Phase resetting during VF. (A and B) Phase maps from the surface of the pig heart (front surface on left, back surface on right) at time t1 (A) and time t2 (B); t2 - t1 = 12 ms. (C) PRC generated from all sites; Δθ plotted versus the phase at time t1, i.e., D plotted versus A, only every fourth point is plotted for clarity. (D) A map of the change in phase (Δθ) from time t1 to time t2, specifically, the phase map in B minus the phase map in A.(E) One hundred milliseconds of the fluorescence signal F(t) from sites ahead (green), behind (purple), and near (red) a line of block (within white box in A, B, and D).
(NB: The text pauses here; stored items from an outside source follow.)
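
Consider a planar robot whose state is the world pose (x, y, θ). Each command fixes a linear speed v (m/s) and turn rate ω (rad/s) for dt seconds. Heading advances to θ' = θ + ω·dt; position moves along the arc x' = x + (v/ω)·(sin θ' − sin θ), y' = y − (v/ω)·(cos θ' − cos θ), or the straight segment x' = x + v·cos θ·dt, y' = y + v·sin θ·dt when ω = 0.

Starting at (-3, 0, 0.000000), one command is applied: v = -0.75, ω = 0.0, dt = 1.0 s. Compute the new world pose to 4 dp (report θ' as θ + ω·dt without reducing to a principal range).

(-3.7500, 0.0000, 0.0000)

θ' = 0.0000 + 0.0·1.0 = 0.0000
ω = 0 → straight: x' = -3 + -0.75·cos(0.0000)·1.0 = -3.7500
y' = 0 + -0.75·sin(0.0000)·1.0 = 0.0000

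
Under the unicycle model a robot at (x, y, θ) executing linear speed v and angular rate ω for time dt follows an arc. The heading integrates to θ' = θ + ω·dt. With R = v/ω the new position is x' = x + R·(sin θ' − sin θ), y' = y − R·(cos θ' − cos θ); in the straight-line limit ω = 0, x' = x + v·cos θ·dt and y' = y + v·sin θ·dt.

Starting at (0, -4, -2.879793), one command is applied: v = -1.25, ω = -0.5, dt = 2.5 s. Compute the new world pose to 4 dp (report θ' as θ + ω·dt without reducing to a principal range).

(2.7346, -5.0393, -4.1298)

θ' = -2.8798 + -0.5·2.5 = -4.1298
R = v/ω = -1.25/-0.5 = 2.5000
x' = 0 + 2.5000·(sin -4.1298 − sin -2.8798) = 2.7346
y' = -4 − 2.5000·(cos -4.1298 − cos -2.8798) = -5.0393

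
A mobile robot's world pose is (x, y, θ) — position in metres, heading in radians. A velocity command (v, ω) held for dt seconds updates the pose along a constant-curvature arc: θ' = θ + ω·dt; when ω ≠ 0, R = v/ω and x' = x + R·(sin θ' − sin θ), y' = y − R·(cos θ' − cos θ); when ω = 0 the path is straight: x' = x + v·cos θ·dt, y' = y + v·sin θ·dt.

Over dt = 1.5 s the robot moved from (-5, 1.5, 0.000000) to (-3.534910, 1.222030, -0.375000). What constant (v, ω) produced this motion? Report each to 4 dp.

Δθ = -0.375000 − 0.000000 = -0.375000
ω = Δθ/dt = -0.375000/1.5 = -0.2500
R = Δx/(sin θ' − sin θ) = -4.0000
v = R·ω = -4.0000·-0.2500 = 1.0000

v = 1.0000, ω = -0.2500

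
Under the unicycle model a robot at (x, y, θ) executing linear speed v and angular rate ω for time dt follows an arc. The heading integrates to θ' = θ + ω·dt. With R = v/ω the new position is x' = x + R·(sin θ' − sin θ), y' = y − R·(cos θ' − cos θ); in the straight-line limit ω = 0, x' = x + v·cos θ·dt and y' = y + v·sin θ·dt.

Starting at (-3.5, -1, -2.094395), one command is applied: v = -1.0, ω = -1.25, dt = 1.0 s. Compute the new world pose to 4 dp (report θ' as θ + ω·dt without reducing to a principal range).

θ' = -2.0944 + -1.25·1.0 = -3.3444
R = v/ω = -1.0/-1.25 = 0.8000
x' = -3.5 + 0.8000·(sin -3.3444 − sin -2.0944) = -2.6460
y' = -1 − 0.8000·(cos -3.3444 − cos -2.0944) = -0.6164

(-2.6460, -0.6164, -3.3444)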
The black vertical bars indicate the time of the phase maps in A and B, i.e., t1 and t2.(Right) The same fluorescence signals plotted in reconstructed state space. The open circles indicate the values of F(t = t1), and filled circles represent values of F(t = t2). (F) Fluorescence signals from within the white box are plotted in reconstructed state space during the formation of a pair of PSs.

Fig. 5.

Shock-induced termination of a spiral wave. (A) Phase maps from a small (20 × 20 pixels) region containing a PS from the heart surface immediately before (Left) and after (Right) a 500-V shock. (B) Fluorescence signals, F(t), from the sites surrounding the PS before, during, and after the shock (symbols correspond to locations shown in A). (C) Shock-induced movement of sites surrounding the PS in reconstructed state space. The arrows indicate how these sites were shifted by the shock; the open circles represent the state immediately after the shock. (D) PRC generated from the data in A.

Fig. 6.

Phase resetting during defibrillation shocks. (A) Unsuccessful defibrillation resulting from a 400-V shock. (B) Successful defibrillation resulting from a 800-V shock. (A Top and B Top) Phase maps immediately preceding the shock, θ_pre, and at the end of the shock, θ_end.(A Middle and B Middle) The associated PRCs (i.e., Δθ versus θ_pre, where Δθ = θ_end - θ_pre) for all sites. The gray diagonal lines indicate the PRC during VF, the horizontal gray bars indicate the slow portion of the VF cycle, and the vertical gray bars indicate the shock-induced resetting. (A Bottom and B Bottom) The spatial distribution of Δθ.